The remaining shareholders may find it tough to sell at the price at a time when the market is down, but they would probably consider that bankruptcy of General Motors in the US would impact Pacifica's earnings adversely this year.
GM, which is planning to emerge as a smaller, more focused carmaker, is a major customer of Pacifica.
Pacifica, which posted a $242 million loss last year, has already warned shareholders to expect losses for the third consecutive year. Pacifica's share price shot by a third to 21.5 cents on news of the Bosch offer, which is subject to certain conditions including Foreign Investment Review Board approval.
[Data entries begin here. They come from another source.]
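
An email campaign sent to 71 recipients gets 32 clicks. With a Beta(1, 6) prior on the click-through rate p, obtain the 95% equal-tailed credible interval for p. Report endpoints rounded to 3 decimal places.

[0.316, 0.534]

Posterior: Beta(1+32, 6+39) = Beta(33, 45).
Equal-tailed 95% interval: the 0.025 and 0.975 quantiles of Beta(33, 45).
Posterior mean ≈ 0.423, SD ≈ 0.056; a Normal approximation gives roughly [0.314, 0.532].
Exact: F⁻¹(0.025) = 0.316; F⁻¹(0.975) = 0.534.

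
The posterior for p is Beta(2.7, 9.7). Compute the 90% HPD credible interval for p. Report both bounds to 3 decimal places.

[0.038, 0.388]

The posterior is unimodal and skewed, so the HPD interval has equal density at both endpoints and is the shortest 90% interval.
Solving f(0.038) = f(0.388) with F(0.388) − F(0.038) = 0.90 gives [0.038, 0.388].
For comparison, the equal-tailed interval is [0.062, 0.427]; the HPD is narrower and shifted toward the mode.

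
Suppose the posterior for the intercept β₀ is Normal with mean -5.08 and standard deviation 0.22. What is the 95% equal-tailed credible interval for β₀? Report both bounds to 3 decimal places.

[-5.511, -4.649]

The posterior is symmetric, so the 95% equal-tailed interval is β₀ = -5.08 ± z·0.22 with z = 1.960.
Half-width: 1.960 × 0.22 = 0.431.
-5.08 − 0.431 = -5.511; -5.08 + 0.431 = -4.649.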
The offer is far short of the $300 million the company was valued at by Bosch in 2007 when it won the company's support for an offer of $2.20 per share for full ownership.
Though the offer had received unanimous recommendation from Pacifica directors, a quarter of the shareholders had rejected it.
Meanwhile the short-term prospects for the company remain bleak with the latest forecast for US down to 9 million vehicles from 12.6 million last year.
Domestic volumes are also falling for all three local vehicle manufacturers.
Bosch said that it was offering a premium of 44 per cent on Monday's closing price of 16 cents, provided the a compelling opportunity in an environment where the outlook for the company's earnings remained uncertain.
Bosch also said that it was expecting global automobile production to fall by around 20 per cent in the recession.
Bernard Bohr, a Bosch board member and head of he company's Automotive Group said the worldwide automobile production was likely to fall by 15 to 20 per cent this year.
Bosch's sales in the automotive division fell 6.9 per cent in 2008 to €26.5 billion euros and would drop another 15 to 20 per cent this year, he said. He added that investment in research and development would remain stable at about €3 billion in 2009. The company had 168,000 employees at the beginning of 2009, with 25,000 in research and development.
The company expects to reduce excess production capacity by adopting flexible measures like shorter work weeks rather than cutting staff and if the marked did not improve the company would have to decide further measures in the third quarter.
Bosch forecast a loss for 2009 in April due to the downturn that has severely hit the global automobile industry.